Even if 4th edition doesn't have a condition track, I am going to utilize one. We're even using one now with the SW Saga to fantasy conversion I did a few months ago.
 

I'm in favor of it so long as the conditions that set each change off are clear, and that the effects are easy to remember and incorporate into your rolls (or movement, or whatever they affect).
 

I hope not, if I wanted a death spiral I'd use the Storyteller system.
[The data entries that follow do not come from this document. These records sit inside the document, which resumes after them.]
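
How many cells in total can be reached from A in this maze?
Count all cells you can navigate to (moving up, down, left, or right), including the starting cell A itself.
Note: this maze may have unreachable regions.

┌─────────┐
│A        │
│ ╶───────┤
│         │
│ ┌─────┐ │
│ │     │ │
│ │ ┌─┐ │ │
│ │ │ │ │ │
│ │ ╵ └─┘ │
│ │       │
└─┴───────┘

Using BFS/flood-fill to find all reachable cells from A:
Maze size: 5 × 5 = 25 total cells
All cells are reachable — the maze is fully connected.
Reachable cells: 25

Reachable region (· marks reachable cells):

┌─────────┐
│A · · · ·│
│ ╶───────┤
│· · · · ·│
│ ┌─────┐ │
│·│· · ·│·│
│ │ ┌─┐ │ │
│·│·│·│·│·│
│ │ ╵ └─┘ │
│·│· · · ·│
└─┴───────┘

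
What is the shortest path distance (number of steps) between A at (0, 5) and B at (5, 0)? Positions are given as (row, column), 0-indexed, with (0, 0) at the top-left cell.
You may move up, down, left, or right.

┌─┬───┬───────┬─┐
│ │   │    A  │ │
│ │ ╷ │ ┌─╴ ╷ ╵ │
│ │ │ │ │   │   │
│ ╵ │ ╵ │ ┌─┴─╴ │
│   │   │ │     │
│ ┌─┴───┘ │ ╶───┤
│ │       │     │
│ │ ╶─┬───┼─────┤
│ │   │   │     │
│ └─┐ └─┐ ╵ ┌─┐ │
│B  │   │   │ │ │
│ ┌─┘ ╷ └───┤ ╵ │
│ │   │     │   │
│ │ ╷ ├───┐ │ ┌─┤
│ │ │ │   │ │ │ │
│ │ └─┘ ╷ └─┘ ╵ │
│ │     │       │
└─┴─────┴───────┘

Finding path from (0, 5) to (5, 0):
Path: (0,5) → (0,4) → (0,3) → (1,3) → (2,3) → (2,2) → (1,2) → (0,2) → (0,1) → (1,1) → (2,1) → (2,0) → (3,0) → (4,0) → (5,0)
Distance: 14 steps

Solution:

┌─┬───┬───────┬─┐
│ │↓ ↰│↓ ← A  │ │
│ │ ╷ │ ┌─╴ ╷ ╵ │
│ │↓│↑│↓│   │   │
│ ╵ │ ╵ │ ┌─┴─╴ │
│↓ ↲│↑ ↲│ │     │
│ ┌─┴───┘ │ ╶───┤
│↓│       │     │
│ │ ╶─┬───┼─────┤
│↓│   │   │     │
│ └─┐ └─┐ ╵ ┌─┐ │
│B  │   │   │ │ │
│ ┌─┘ ╷ └───┤ ╵ │
│ │   │     │   │
│ │ ╷ ├───┐ │ ┌─┤
│ │ │ │   │ │ │ │
│ │ └─┘ ╷ └─┘ ╵ │
│ │     │       │
└─┴─────┴───────┘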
The hitpoints system and its oddities are one of the things I've always liked about D&D.
 

psionotic said:
I'm in favor of it so long as the conditions that set each change off are clear, and that the effects are easy to remember and incorporate into your rolls (or movement, or whatever they affect).

They work pretty well in SWSE. I'm sort of suspecting that Bloodied takes the place of the Track, since they might be going too fast-play to have two separate condition measures like that. This will make me Very Sad.
 



We've used variations of the Condition Track for years (the two systems we used were -1 on all D20 rolls when 1/3rd wound, -2 when 2/3rds wounded and -3 at zero or lower; and the slightly simpler -2 when half wounded and -4 at zero or lower).

However, we never used a Condition Track for unconsciousness. I think that is a good addition.

The main problem with it I have, at least the SWSE version, is that when a PC is at zero hit points, he's dead. I think too many players will have dying PCs if this occurs in 4E, just because they are used to the 0 to -9 buffer. This will probably take some getting used to.

Also, even with a Condition Track system, it still won't address the issue of being at 1 hit point and still being able to fight at full effectiveness unless there are some additional rules I am unaware of.
 

KarinsDad said:
We've used variations of the Condition Track for years (the two systems we used were -1 on all D20 rolls when 1/3rd wound, -2 when 2/3rds wounded and -3 at zero or lower; and the slightly simpler -2 when half wounded and -4 at zero or lower).

However, we never used a Condition Track for unconsciousness. I think that is a good addition.

The main problem with it I have, at least the SWSE version, is that when a PC is at zero hit points, he's dead. I think too many players will have dying PCs if this occurs in 4E, just because they are used to the 0 to -9 buffer. This will probably take some getting used to.

Also, even with a Condition Track system, it still won't address the issue of being at 1 hit point and still being able to fight at full effectiveness unless there are some additional rules I am unaware of.

IIRC, you're only dead at zero if the hit that took you there was ALSO higher than your damage threshhold. And I believe WotC already confirmed death is at -10, so it's a non-issue anyway.